Once your scan is complete, see how many threats were found. Restart your computer afterward for good measure.
2. Uninstall Any Recent Applications.
Have you noticed the svchost program consuming high amounts of CPU processing power only recently? If so, this might be due to any recently installed application on your computer.
This method will require a bit of your personal judgment since you would know your computer’s programs better than us. Try to go over any applications you’ve installed recently, and uninstall these applications one by one until svchost no longer consumes high amounts of CPU.
Here’s how you can uninstall your programs:
- Go ahead and open up the Start menu then type in ‘Add or remove programs’. Click on the first result that’s returned from your search.

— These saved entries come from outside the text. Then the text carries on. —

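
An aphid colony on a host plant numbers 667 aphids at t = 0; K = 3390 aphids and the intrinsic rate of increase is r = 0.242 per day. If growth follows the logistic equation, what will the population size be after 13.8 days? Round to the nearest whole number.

2961 aphids

A = (K − N₀)/N₀ = (3390 − 667)/667 = 4.0825.
N(t) = K/(1 + A·e^(−rt)) = 3390/(1 + 4.0825×e^(−0.242×13.8)).
e^(−3.34) = 0.035451; denominator = 1 + 4.0825×0.035451 = 1.1447.
N = 3390/1.1447 = 2961.4.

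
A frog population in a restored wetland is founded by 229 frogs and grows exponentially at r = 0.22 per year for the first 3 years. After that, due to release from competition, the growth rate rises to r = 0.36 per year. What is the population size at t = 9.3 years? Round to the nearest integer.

Phase 1: N(3) = 229·e^(0.22×3) = 229·e^0.66 = 443.067.
Phase 2 runs for 9.3 − 3 = 6.3 years at r = 0.36.
N(9.3) = 443.067·e^(0.36×6.3) = 443.067·e^2.268 = 4280.06.

4280 frogs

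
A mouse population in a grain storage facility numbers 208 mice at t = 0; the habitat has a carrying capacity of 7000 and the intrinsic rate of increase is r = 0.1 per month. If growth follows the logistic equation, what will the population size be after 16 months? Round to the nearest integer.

A = (K − N₀)/N₀ = (7000 − 208)/208 = 32.654.
N(t) = K/(1 + A·e^(−rt)) = 7000/(1 + 32.654×e^(−0.1×16)).
e^(−1.6) = 0.2019; denominator = 1 + 32.654×0.2019 = 7.5927.
N = 7000/7.5927 = 921.938.

922 mice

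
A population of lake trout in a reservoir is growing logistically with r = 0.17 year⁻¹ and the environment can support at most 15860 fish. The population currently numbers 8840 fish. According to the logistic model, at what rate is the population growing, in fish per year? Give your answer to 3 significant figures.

665 fish per year

dN/dt = rN(1 − N/K) = 0.17 × 8840 × (1 − 8840/15860).
1 − 8840/15860 = 0.44262; dN/dt = 0.17 × 8840 × 0.44262 = 665.17.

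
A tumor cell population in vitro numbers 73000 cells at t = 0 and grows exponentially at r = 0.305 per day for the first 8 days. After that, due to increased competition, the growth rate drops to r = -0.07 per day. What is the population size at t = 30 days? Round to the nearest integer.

179551 cells

Phase 1: N(8) = 73000·e^(0.305×8) = 73000·e^2.44 = 837532.
Phase 2 runs for 30 − 8 = 22 days at r = -0.07.
N(30) = 837532·e^(-0.07×22) = 837532·e^-1.54 = 179551.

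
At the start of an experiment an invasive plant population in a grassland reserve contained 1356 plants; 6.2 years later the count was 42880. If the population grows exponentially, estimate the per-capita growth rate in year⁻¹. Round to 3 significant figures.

0.557 per year

From N(t) = N₀·e^(rt): e^(r·6.2) = 42880/1356 = 31.622.
r·6.2 = ln(31.622) = 3.4539, so r = 3.4539/6.2 = 0.55708.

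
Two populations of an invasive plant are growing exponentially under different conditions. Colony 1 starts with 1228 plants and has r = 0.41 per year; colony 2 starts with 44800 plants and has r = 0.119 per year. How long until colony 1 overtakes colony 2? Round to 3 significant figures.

12.4 years

Set 1228·e^(0.41t) = 44800·e^(0.119t).
e^((0.41 − 0.119)t) = 44800/1228 → e^(0.291·t) = 36.482.
0.291·t = ln(36.482) = 3.5968, so t = 3.5968/0.291 = 12.36.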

- A list of all programs currently installed on your computer should be displayed on your screen. Look for Apps & Features, and there should be a filter underneath.
- Change the default Sort by: Name to sort by Install date. Your applications should now be arranged from the newest to the oldest installed dates.

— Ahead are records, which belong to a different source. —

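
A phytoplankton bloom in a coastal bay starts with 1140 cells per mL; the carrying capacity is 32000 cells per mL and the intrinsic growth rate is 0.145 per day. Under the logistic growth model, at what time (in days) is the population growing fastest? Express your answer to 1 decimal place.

Logistic growth is fastest at N = K/2 = 16000.
A = (K − N₀)/N₀ = 27.07. Set K/(1 + A·e^(−rt)) = K/2 → A·e^(−rt) = 1.
e^(−0.145t) = 1/27.07 = 0.036941, so t = ln(27.07)/0.145 = 3.2984/0.145 = 22.748.

22.7 days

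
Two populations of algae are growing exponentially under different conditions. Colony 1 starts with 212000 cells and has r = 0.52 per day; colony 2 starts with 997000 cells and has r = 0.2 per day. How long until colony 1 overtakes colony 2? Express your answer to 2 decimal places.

4.84 days

Set 212000·e^(0.52t) = 997000·e^(0.2t).
e^((0.52 − 0.2)t) = 997000/212000 → e^(0.32·t) = 4.7028.
0.32·t = ln(4.7028) = 1.5482, so t = 1.5482/0.32 = 4.838.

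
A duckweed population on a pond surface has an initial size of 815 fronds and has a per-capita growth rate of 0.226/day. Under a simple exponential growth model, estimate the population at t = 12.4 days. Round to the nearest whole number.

N(t) = N₀·e^(rt) = 815 × e^(0.226×12.4) = 815 × e^2.802.
e^2.802 ≈ 16.484, so N ≈ 815 × 16.484 = 13434.6.

13435 fronds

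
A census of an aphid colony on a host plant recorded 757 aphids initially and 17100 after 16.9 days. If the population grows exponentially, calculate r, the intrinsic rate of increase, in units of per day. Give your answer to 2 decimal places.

From N(t) = N₀·e^(rt): e^(r·16.9) = 17100/757 = 22.589.
r·16.9 = ln(22.589) = 3.1175, so r = 3.1175/16.9 = 0.18447.

0.18 per day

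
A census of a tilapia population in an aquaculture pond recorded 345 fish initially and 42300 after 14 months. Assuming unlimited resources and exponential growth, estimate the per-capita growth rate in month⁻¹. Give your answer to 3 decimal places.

From N(t) = N₀·e^(rt): e^(r·14) = 42300/345 = 122.61.
r·14 = ln(122.61) = 4.809, so r = 4.809/14 = 0.3435.

0.343 per month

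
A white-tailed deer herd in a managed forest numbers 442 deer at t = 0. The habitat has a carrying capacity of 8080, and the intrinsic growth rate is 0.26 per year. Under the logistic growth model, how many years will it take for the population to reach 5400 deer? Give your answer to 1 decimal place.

A = (K − N₀)/N₀ = (8080 − 442)/442 = 17.281.
Solve 8080/(1 + 17.281·e^(−0.26t)) = 5400: 1 + 17.281·e^(−0.26t) = 1.4963, so e^(−0.26t) = 0.0287199.
−0.26·t = ln(0.0287199) = -3.5502, so t = 3.5502/0.26 = 13.654.

13.7 years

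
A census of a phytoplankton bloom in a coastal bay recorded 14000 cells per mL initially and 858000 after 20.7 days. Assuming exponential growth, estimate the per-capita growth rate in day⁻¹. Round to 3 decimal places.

From N(t) = N₀·e^(rt): e^(r·20.7) = 858000/14000 = 61.286.
r·20.7 = ln(61.286) = 4.1155, so r = 4.1155/20.7 = 0.19882.

0.199 per day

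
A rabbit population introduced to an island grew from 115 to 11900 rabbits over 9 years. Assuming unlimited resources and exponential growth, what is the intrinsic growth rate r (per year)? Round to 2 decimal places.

From N(t) = N₀·e^(rt): e^(r·9) = 11900/115 = 103.48.
r·9 = ln(103.48) = 4.6394, so r = 4.6394/9 = 0.51548.

0.52 per year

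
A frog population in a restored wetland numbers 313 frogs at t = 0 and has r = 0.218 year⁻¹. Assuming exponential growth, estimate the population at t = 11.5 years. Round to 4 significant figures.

N(t) = N₀·e^(rt) = 313 × e^(0.218×11.5) = 313 × e^2.507.
e^2.507 ≈ 12.268, so N ≈ 313 × 12.268 = 3839.91.

3840 frogs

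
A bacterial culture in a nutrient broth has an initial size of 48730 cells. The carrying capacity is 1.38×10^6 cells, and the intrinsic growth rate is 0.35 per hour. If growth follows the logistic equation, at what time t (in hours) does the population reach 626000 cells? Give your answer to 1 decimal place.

8.9 hours

A = (K − N₀)/N₀ = (1.38×10^6 − 48730)/48730 = 27.319.
Solve 1.38×10^6/(1 + 27.319·e^(−0.35t)) = 626000: 1 + 27.319·e^(−0.35t) = 2.2045, so e^(−0.35t) = 0.0440887.
−0.35·t = ln(0.0440887) = -3.1216, so t = 3.1216/0.35 = 8.9187.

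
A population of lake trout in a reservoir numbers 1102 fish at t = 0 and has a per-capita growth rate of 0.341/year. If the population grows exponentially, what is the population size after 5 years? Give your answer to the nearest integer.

6063 fish

N(t) = N₀·e^(rt) = 1102 × e^(0.341×5) = 1102 × e^1.705.
e^1.705 ≈ 5.5014, so N ≈ 1102 × 5.5014 = 6062.53.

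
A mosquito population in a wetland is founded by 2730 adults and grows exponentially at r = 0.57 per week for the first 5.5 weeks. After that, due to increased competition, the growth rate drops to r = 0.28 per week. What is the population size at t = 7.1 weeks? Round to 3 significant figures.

98200 adults

Phase 1: N(5.5) = 2730·e^(0.57×5.5) = 2730·e^3.135 = 62759.
Phase 2 runs for 7.1 − 5.5 = 1.6 weeks at r = 0.28.
N(7.1) = 62759·e^(0.28×1.6) = 62759·e^0.448 = 98229.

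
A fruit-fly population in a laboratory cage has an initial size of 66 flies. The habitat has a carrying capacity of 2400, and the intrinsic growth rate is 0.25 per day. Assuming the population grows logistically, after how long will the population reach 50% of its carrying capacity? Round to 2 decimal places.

14.26 days

A = (K − N₀)/N₀ = (2400 − 66)/66 = 35.364.
Solve 2400/(1 + 35.364·e^(−0.25t)) = 1200: 1 + 35.364·e^(−0.25t) = 2, so e^(−0.25t) = 0.0282776.
−0.25·t = ln(0.0282776) = -3.5657, so t = 3.5657/0.25 = 14.263.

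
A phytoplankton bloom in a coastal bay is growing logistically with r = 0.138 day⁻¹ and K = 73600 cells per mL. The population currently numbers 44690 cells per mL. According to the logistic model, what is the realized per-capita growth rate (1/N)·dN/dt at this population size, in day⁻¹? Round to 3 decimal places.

0.054 per day

(1/N)·dN/dt = r(1 − N/K) = 0.138 × (1 − 44690/73600).
= 0.138 × 0.3928 = 0.054206.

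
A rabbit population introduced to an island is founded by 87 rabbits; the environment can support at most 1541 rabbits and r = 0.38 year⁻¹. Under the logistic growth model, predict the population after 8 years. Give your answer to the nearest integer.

856 rabbits

A = (K − N₀)/N₀ = (1541 − 87)/87 = 16.713.
N(t) = K/(1 + A·e^(−rt)) = 1541/(1 + 16.713×e^(−0.38×8)).
e^(−3.04) = 0.047835; denominator = 1 + 16.713×0.047835 = 1.7994.
N = 1541/1.7994 = 856.374.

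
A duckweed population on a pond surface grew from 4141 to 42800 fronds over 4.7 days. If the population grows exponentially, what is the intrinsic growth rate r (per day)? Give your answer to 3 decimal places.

From N(t) = N₀·e^(rt): e^(r·4.7) = 42800/4141 = 10.336.
r·4.7 = ln(10.336) = 2.3356, so r = 2.3356/4.7 = 0.49694.

0.497 per day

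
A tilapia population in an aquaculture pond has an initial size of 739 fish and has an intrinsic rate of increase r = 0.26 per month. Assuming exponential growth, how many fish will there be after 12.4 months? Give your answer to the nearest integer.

N(t) = N₀·e^(rt) = 739 × e^(0.26×12.4) = 739 × e^3.224.
e^3.224 ≈ 25.128, so N ≈ 739 × 25.128 = 18569.9.

18570 fish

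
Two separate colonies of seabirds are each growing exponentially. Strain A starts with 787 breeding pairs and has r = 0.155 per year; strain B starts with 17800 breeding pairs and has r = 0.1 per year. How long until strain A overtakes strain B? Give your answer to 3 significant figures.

56.7 years

Set 787·e^(0.155t) = 17800·e^(0.1t).
e^((0.155 − 0.1)t) = 17800/787 → e^(0.055·t) = 22.618.
0.055·t = ln(22.618) = 3.1187, so t = 3.1187/0.055 = 56.704.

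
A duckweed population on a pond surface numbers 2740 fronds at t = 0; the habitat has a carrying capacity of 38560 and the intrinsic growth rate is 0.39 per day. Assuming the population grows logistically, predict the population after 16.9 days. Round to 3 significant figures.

37900 fronds

A = (K − N₀)/N₀ = (38560 − 2740)/2740 = 13.073.
N(t) = K/(1 + A·e^(−rt)) = 38560/(1 + 13.073×e^(−0.39×16.9)).
e^(−6.591) = 0.0013727; denominator = 1 + 13.073×0.0013727 = 1.0179.
N = 38560/1.0179 = 37880.2.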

- Finally, click on the program that you think is causing the high CPU usage and then select Uninstall.
Confirm through all the prompts to completely uninstall the program. Repeat this step multiple times until you think that all suspicious applications have been deleted. Feel free to reinstall these applications later, as a fresh installation may run those applications properly this time, without all the lag.
3. Empty The Event Viewer Log.
In this method, we’ll be deleting log files that may be causing all this lag. Over the years of using your computer, the Event Viewer may have saved a ton of log files. These files can unnecessarily utilize the svchost which causes your computer to lag.
The Event Viewer is a program on Windows that manages any events, be this opening an application, or your computer shutting down unexpectedly. To be able to monitor and store such excessive amounts of data, the Event Viewer stores this in compressed log files.
Here’s how you can empty the Event Viewer log:
- First, open up the Run dialog box by pressing Windows Key + R keys. Additionally, you can also open up the Start menu and search for ‘Run’ then open it up from there.
- Now, type in ‘eventvwr’ in the Run dialog text-field and press Enter.
- That should open up the Event Viewer. From there, expand Windows Logs.
- Next, right-click on Application and select Clear Log. You’ll be asked to confirm your decision, just click on Save and clear.
- Lastly, repeat the same process and clear the Security, Setup, and System logs.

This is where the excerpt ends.